Mit Gestalten wie diesen beruft sich Fontane auf das Stolze und moralisch Würdige der kleinen Bürger, die das Manierliche und Unbefleckte ihrer Reputation zu achten wissen. Wer aus dieser Kaste zum Unbotmäßigen verführt oder dessen angeklagt wird, der wehrt sich mit Hingabe. So fährt die Pittelkow dem Grafen gehörig in die Parade, als der die Schwester Ernestine, genannt „Stine“, beschuldigt, sich eine Ehe mit seinem Neffen Waldemar erschleichen zu wollen. „So weit sind wir noch nicht, dass die Häuser Haldern und Pittelkow Arm in Arm ihr Jahrhundert in die Schranken fordern“, wettert der Patron und Pauline pariert: „Mein Stinechen ist kein Mächen, das sich an einen hängt oder mit Gewalt einen rankratzt, Graf oder nich, un hat’s auch nich nötig. Die krieg schon einen.“ Es sei ihm wichtig, dass seine Nebenfiguren immer die Hauptsache sind, schreibt Fontane 1892 an den Literaturkritiker und Verleger Maximilian Harden, „in ‚Stine‘ nun schon gewiss, die Pittelkow ist mir als Figur viel wichtiger als die ganze Geschichte“.
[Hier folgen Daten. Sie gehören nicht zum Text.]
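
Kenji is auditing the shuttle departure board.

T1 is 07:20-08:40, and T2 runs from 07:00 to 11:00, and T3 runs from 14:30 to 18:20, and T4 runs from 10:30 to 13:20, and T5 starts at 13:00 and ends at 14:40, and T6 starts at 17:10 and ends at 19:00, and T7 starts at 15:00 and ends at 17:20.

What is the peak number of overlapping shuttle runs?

3

Walk through starts and ends in time order (an end at T is processed before a start at T):
07:00 start T2 → 1
07:20 start T1 → 2
08:40 end T1 → 1
10:30 start T4 → 2
11:00 end T2 → 1
13:00 start T5 → 2
13:20 end T4 → 1
14:30 start T3 → 2
14:40 end T5 → 1
15:00 start T7 → 2
17:10 start T6 → 3
17:20 end T7 → 2
18:20 end T3 → 1
19:00 end T6 → 0
Peak is 3, at 17:10 (T3, T6, T7).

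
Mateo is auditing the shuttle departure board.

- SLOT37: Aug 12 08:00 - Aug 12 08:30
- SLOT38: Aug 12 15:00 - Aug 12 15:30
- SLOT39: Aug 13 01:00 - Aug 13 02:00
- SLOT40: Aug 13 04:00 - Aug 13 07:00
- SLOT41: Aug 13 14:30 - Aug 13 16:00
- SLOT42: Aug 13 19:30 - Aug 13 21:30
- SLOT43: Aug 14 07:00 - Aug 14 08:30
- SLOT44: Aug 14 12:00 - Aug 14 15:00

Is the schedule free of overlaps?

Yes

Sorted by start: SLOT37, SLOT38, SLOT39, SLOT40, SLOT41, SLOT42, SLOT43, SLOT44.
SLOT38 starts after SLOT37 ends, so SLOT37 has no further overlaps.
SLOT39 starts after SLOT38 ends, so SLOT38 has no further overlaps.
SLOT40 starts after SLOT39 ends, so SLOT39 has no further overlaps.
SLOT41 starts after SLOT40 ends, so SLOT40 has no further overlaps.
SLOT42 starts after SLOT41 ends, so SLOT41 has no further overlaps.
SLOT43 starts after SLOT42 ends, so SLOT42 has no further overlaps.
SLOT44 starts after SLOT43 ends.
Every pair is clear; the schedule has no overlaps.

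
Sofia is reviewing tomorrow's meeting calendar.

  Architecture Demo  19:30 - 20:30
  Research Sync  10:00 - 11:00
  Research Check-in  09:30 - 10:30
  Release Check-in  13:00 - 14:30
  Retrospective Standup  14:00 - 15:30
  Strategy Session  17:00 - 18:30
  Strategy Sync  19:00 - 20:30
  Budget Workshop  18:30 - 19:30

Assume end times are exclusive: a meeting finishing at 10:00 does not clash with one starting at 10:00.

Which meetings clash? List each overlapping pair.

Sorted by start: Research Check-in, Research Sync, Release Check-in, Retrospective Standup, Strategy Session, Budget Workshop, Strategy Sync, Architecture Demo.
Research Sync starts before Research Check-in ends → Research Check-in and Research Sync overlap.
Release Check-in starts after Research Check-in ends, so Research Check-in has no further overlaps.
Release Check-in starts after Research Sync ends, so Research Sync has no further overlaps.
Retrospective Standup starts before Release Check-in ends → Release Check-in and Retrospective Standup overlap.
Strategy Session starts after Release Check-in ends, so Release Check-in has no further overlaps.
Strategy Session starts after Retrospective Standup ends, so Retrospective Standup has no further overlaps.
Budget Workshop starts exactly when Strategy Session ends (back-to-back, no overlap), so Strategy Session has no further overlaps.
Strategy Sync starts before Budget Workshop ends → Budget Workshop and Strategy Sync overlap.
Architecture Demo starts exactly when Budget Workshop ends (back-to-back, no overlap).
Architecture Demo starts before Strategy Sync ends → Strategy Sync and Architecture Demo overlap.

Architecture Demo & Strategy Sync, Budget Workshop & Strategy Sync, Release Check-in & Retrospective Standup, Research Check-in & Research Sync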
Mit diesen „Bediensteten“, ihrem unbestechlichen Realismus und Urteil widerruft Fontane – bewusst oder unbewusst – auch manches von dem, was er seinen Gestalten an anderer Stelle über das Verstiegene, selbstgerecht Beschränkte und Dummstolze der „Deutschen“ in den Mund legt. Dieses Volk sei „ohne Schliff, ohne Form“ lässt er in Vor dem Sturm ausgerechnet den Grafen Bninski schmähen, einen glühenden polnischen Patrioten (und das 1812, als Preußen noch immer als Verbündeter zweiter Klasse bei Napoleon an der Kette liegt). Niemals sei dieses Volk satt und zufrieden, so Bninski, es könne „nur eines, immer noch mehr haben, aber stets mit Tedeum, stets um Gott, um des Glaubens und anderer höchster Güter willen“. Die Annahme wäre vermessen, Fontanes „Domestiken“ seien dagegen vollends gefeit, doch alles in allem verkörpern sie einen wohltuenden Gegensatz zu Hochmut und Hoffart. Aus ihnen spricht die unwiderstehliche Macht gütiger Menschen und eines freien Herzens. Zum Ende des Romans Der Stechlin darf die kleine Agnes, ein unehelich geborenes Kind, Dubslav die ersten Frühlingsblumen aufs Totenbett legen. Der sie zu ihm führt, ist Engelke.